Contacted for comment yesterday, Katjiua did not respond to a WhatsApp message sent to him. The new acting paramount chief Tjingaete’s phone also went unanswered. 

Most commentators New Era tried to speak to were yesterday reluctant to comment on the matter with many saying it was too early.    

Meanwhile, Kapuuo, through his lawyers, PD Theron and Associates, threatened last week to approach the High Court to interdict any person who seeks to execute any decision taken at the weekend’s “irregular chiefs council meeting”.

“I am already in the process of scheduling a properly constituted council meeting for early 2022, and measures are already underway to ensure that the prerequisites are met,” said Kapuuo in a letter through his lawyers. 

Meanwhile, a meeting held by the Ovaherero Red Flag Association in Okakarara in the Otjozondjupa region last weekend resolved that Kapuuo remains the acting paramount chief of the community. 

The high-profile meeting, attended by 10 of its 15 members, also resolved to replace the late General Field Marshall of the Red Flag Association Ismael Kamuhapita with Ongejama Kujendani.

Veteran journalist and Ovaherero traditionalist Kae Matundu-Tjiparuro last week explained that the succession of the Ovaherero paramount chief is not hereditary, but a process done through election.

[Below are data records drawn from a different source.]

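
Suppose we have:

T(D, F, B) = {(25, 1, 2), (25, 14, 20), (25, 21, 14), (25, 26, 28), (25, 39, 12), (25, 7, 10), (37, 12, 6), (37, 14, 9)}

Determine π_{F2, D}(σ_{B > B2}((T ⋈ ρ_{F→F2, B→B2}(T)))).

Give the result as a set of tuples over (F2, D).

{(1, 25), (12, 37), (14, 25), (21, 25), (39, 25), (7, 25)}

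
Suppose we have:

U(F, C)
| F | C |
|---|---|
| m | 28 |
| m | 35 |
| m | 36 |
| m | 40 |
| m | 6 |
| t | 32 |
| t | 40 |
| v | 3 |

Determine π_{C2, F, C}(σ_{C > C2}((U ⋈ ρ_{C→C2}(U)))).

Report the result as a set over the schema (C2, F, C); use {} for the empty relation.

ρ[C→C2]: schema becomes (F, C2); tuples unchanged.
Natural join on F: {(m, 28, 28), (m, 28, 35), (m, 28, 36), (m, 28, 40), (m, 28, 6), (m, 35, 28), (m, 35, 35), (m, 35, 36), (m, 35, 40), (m, 35, 6), (m, 36, 28), (m, 36, 35), (m, 36, 36), (m, 36, 40), (m, 36, 6), (m, 40, 28), (m, 40, 35), (m, 40, 36), (m, 40, 40), (m, 40, 6), (m, 6, 28), (m, 6, 35), (m, 6, 36), (m, 6, 40), (m, 6, 6), (t, 32, 32), (t, 32, 40), (t, 40, 32), (t, 40, 40), (v, 3, 3)}
Apply σ_{C > C2}; surviving tuples: {(m, 28, 6), (m, 35, 28), (m, 35, 6), (m, 36, 28), (m, 36, 35), (m, 36, 6), (m, 40, 28), (m, 40, 35), (m, 40, 36), (m, 40, 6), (t, 40, 32)}
Projecting to C2, F, C: {(28, m, 35), (28, m, 36), (28, m, 40), (32, t, 40), (35, m, 36), (35, m, 40), (36, m, 40), (6, m, 28), (6, m, 35), (6, m, 36), (6, m, 40)}

{(28, m, 35), (28, m, 36), (28, m, 40), (32, t, 40), (35, m, 36), (35, m, 40), (36, m, 40), (6, m, 28), (6, m, 35), (6, m, 36), (6, m, 40)}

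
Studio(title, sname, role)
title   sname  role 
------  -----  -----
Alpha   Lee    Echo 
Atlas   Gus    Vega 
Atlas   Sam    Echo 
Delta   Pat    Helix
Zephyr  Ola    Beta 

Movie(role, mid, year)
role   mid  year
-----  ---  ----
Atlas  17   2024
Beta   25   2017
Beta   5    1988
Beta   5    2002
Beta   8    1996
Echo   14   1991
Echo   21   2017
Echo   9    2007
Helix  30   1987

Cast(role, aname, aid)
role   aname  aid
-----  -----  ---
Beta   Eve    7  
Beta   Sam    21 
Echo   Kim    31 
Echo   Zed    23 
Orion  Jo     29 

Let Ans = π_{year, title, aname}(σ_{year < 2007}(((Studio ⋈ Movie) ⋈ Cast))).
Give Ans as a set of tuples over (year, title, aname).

{(1988, Zephyr, Eve), (1988, Zephyr, Sam), (1991, Alpha, Kim), (1991, Alpha, Zed), (1991, Atlas, Kim), (1991, Atlas, Zed), (1996, Zephyr, Eve), (1996, Zephyr, Sam), (2002, Zephyr, Eve), (2002, Zephyr, Sam)}

Studio ⋈ Movie (natural join on role): {(Alpha, Lee, Echo, 14, 1991), (Alpha, Lee, Echo, 21, 2017), (Alpha, Lee, Echo, 9, 2007), (Atlas, Sam, Echo, 14, 1991), (Atlas, Sam, Echo, 21, 2017), (Atlas, Sam, Echo, 9, 2007), (Delta, Pat, Helix, 30, 1987), (Zephyr, Ola, Beta, 25, 2017), (Zephyr, Ola, Beta, 5, 1988), (Zephyr, Ola, Beta, 5, 2002), (Zephyr, Ola, Beta, 8, 1996)}
(Studio ⋈ Movie) ⋈ Cast (natural join on role): {(Alpha, Lee, Echo, 14, 1991, Kim, 31), (Alpha, Lee, Echo, 14, 1991, Zed, 23), (Alpha, Lee, Echo, 21, 2017, Kim, 31), (Alpha, Lee, Echo, 21, 2017, Zed, 23), (Alpha, Lee, Echo, 9, 2007, Kim, 31), (Alpha, Lee, Echo, 9, 2007, Zed, 23), (Atlas, Sam, Echo, 14, 1991, Kim, 31), (Atlas, Sam, Echo, 14, 1991, Zed, 23), (Atlas, Sam, Echo, 21, 2017, Kim, 31), (Atlas, Sam, Echo, 21, 2017, Zed, 23), (Atlas, Sam, Echo, 9, 2007, Kim, 31), (Atlas, Sam, Echo, 9, 2007, Zed, 23), (Zephyr, Ola, Beta, 25, 2017, Eve, 7), (Zephyr, Ola, Beta, 25, 2017, Sam, 21), (Zephyr, Ola, Beta, 5, 1988, Eve, 7), (Zephyr, Ola, Beta, 5, 1988, Sam, 21), (Zephyr, Ola, Beta, 5, 2002, Eve, 7), (Zephyr, Ola, Beta, 5, 2002, Sam, 21), (Zephyr, Ola, Beta, 8, 1996, Eve, 7), (Zephyr, Ola, Beta, 8, 1996, Sam, 21)}
Filtering on year < 2007 leaves {(Alpha, Lee, Echo, 14, 1991, Kim, 31), (Alpha, Lee, Echo, 14, 1991, Zed, 23), (Atlas, Sam, Echo, 14, 1991, Kim, 31), (Atlas, Sam, Echo, 14, 1991, Zed, 23), (Zephyr, Ola, Beta, 5, 1988, Eve, 7), (Zephyr, Ola, Beta, 5, 1988, Sam, 21), (Zephyr, Ola, Beta, 5, 2002, Eve, 7), (Zephyr, Ola, Beta, 5, 2002, Sam, 21), (Zephyr, Ola, Beta, 8, 1996, Eve, 7), (Zephyr, Ola, Beta, 8, 1996, Sam, 21)}.
π_{year, title, aname} gives {(1988, Zephyr, Eve), (1988, Zephyr, Sam), (1991, Alpha, Kim), (1991, Alpha, Zed), (1991, Atlas, Kim), (1991, Atlas, Zed), (1996, Zephyr, Eve), (1996, Zephyr, Sam), (2002, Zephyr, Eve), (2002, Zephyr, Sam)}.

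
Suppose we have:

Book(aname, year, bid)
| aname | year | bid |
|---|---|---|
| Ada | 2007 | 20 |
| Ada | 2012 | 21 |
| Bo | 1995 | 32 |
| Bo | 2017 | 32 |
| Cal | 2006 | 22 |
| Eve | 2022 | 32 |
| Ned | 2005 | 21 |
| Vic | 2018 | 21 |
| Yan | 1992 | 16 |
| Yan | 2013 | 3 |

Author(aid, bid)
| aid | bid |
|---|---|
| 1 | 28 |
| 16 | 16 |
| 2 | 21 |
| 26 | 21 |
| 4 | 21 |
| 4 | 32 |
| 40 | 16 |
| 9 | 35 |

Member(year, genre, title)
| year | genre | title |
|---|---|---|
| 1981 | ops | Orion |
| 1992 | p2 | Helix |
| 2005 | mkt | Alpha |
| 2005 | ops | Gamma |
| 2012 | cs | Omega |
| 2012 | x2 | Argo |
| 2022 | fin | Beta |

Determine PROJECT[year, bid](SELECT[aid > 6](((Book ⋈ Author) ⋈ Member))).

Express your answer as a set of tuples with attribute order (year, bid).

{(1992, 16), (2005, 21), (2012, 21)}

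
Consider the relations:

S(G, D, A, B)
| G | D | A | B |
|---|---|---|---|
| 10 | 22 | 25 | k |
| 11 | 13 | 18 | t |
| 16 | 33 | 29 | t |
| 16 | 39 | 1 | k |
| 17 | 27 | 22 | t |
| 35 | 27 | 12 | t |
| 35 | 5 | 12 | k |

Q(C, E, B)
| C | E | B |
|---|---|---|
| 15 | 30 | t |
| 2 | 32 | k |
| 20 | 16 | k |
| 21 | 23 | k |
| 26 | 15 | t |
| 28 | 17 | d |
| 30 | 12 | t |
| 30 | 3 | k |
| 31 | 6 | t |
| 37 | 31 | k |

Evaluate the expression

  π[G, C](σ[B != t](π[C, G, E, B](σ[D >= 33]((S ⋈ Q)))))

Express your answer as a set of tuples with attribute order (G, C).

Joining S and Q on B yields {(10, 22, 25, k, 2, 32), (10, 22, 25, k, 20, 16), (10, 22, 25, k, 21, 23), (10, 22, 25, k, 30, 3), (10, 22, 25, k, 37, 31), (11, 13, 18, t, 15, 30), (11, 13, 18, t, 26, 15), (11, 13, 18, t, 30, 12), (11, 13, 18, t, 31, 6), (16, 33, 29, t, 15, 30), (16, 33, 29, t, 26, 15), (16, 33, 29, t, 30, 12), (16, 33, 29, t, 31, 6), (16, 39, 1, k, 2, 32), (16, 39, 1, k, 20, 16), (16, 39, 1, k, 21, 23), (16, 39, 1, k, 30, 3), (16, 39, 1, k, 37, 31), (17, 27, 22, t, 15, 30), (17, 27, 22, t, 26, 15), (17, 27, 22, t, 30, 12), (17, 27, 22, t, 31, 6), (35, 27, 12, t, 15, 30), (35, 27, 12, t, 26, 15), (35, 27, 12, t, 30, 12), (35, 27, 12, t, 31, 6), (35, 5, 12, k, 2, 32), (35, 5, 12, k, 20, 16), (35, 5, 12, k, 21, 23), (35, 5, 12, k, 30, 3), (35, 5, 12, k, 37, 31)}.
σ[D >= 33]: keep tuples satisfying D >= 33 → {(16, 33, 29, t, 15, 30), (16, 33, 29, t, 26, 15), (16, 33, 29, t, 30, 12), (16, 33, 29, t, 31, 6), (16, 39, 1, k, 2, 32), (16, 39, 1, k, 20, 16), (16, 39, 1, k, 21, 23), (16, 39, 1, k, 30, 3), (16, 39, 1, k, 37, 31)}
π_{C, G, E, B} gives {(15, 16, 30, t), (2, 16, 32, k), (20, 16, 16, k), (21, 16, 23, k), (26, 16, 15, t), (30, 16, 12, t), (30, 16, 3, k), (31, 16, 6, t), (37, 16, 31, k)}.
σ[B != t]: keep tuples satisfying B != t → {(2, 16, 32, k), (20, 16, 16, k), (21, 16, 23, k), (30, 16, 3, k), (37, 16, 31, k)}
π_{G, C} gives {(16, 2), (16, 20), (16, 21), (16, 30), (16, 37)}.

{(16, 2), (16, 20), (16, 21), (16, 30), (16, 37)}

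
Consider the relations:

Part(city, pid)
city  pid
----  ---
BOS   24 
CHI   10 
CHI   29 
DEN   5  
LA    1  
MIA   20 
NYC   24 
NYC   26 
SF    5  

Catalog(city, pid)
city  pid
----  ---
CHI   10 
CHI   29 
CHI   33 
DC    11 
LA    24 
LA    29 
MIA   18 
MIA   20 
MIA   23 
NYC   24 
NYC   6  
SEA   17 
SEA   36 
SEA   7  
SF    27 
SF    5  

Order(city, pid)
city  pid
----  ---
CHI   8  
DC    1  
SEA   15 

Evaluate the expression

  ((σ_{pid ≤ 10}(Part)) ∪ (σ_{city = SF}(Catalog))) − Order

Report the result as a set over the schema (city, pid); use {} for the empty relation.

{(CHI, 10), (DEN, 5), (LA, 1), (SF, 27), (SF, 5)}

Filtering on pid ≤ 10 leaves {(CHI, 10), (DEN, 5), (LA, 1), (SF, 5)}.
Filtering on city = SF leaves {(SF, 27), (SF, 5)}.
Set union of the two operands is {(CHI, 10), (DEN, 5), (LA, 1), (SF, 27), (SF, 5)}.
Set difference of the two operands is {(CHI, 10), (DEN, 5), (LA, 1), (SF, 27), (SF, 5)}.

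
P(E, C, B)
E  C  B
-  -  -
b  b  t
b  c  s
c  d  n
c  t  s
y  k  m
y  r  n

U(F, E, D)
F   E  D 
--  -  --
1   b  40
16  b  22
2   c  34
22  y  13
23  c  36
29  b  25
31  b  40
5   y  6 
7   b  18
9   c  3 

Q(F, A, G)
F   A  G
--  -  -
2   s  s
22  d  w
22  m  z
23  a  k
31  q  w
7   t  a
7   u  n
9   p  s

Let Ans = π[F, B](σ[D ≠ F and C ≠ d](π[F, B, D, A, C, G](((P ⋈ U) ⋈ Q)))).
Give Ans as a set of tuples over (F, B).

{(2, s), (22, m), (22, n), (23, s), (31, s), (31, t), (7, s), (7, t), (9, s)}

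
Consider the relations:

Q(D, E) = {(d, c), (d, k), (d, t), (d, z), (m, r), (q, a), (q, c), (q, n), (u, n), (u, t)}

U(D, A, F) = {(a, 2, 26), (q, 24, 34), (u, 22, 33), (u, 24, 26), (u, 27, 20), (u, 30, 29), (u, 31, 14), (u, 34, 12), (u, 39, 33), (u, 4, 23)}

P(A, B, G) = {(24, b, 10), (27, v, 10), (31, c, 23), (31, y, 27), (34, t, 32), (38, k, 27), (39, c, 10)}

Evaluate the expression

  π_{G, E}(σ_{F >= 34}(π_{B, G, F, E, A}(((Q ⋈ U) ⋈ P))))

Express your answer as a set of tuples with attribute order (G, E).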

“It means if there is more than one candidate, they are elected. Candidates are nominated widely, especially by the constituent communities,” he said.

“There have been instances when the successor has been anointed by the incumbent by confiding in confidantes within the traditional structures. But it is not automatic that the anointed becomes the successor, but he may have to compete with other nominees. The whole process from nomination to the election and/or affirmation of the anointed is usually presided over by the chairperson of the chiefs council, who is the de facto acting paramount chief.”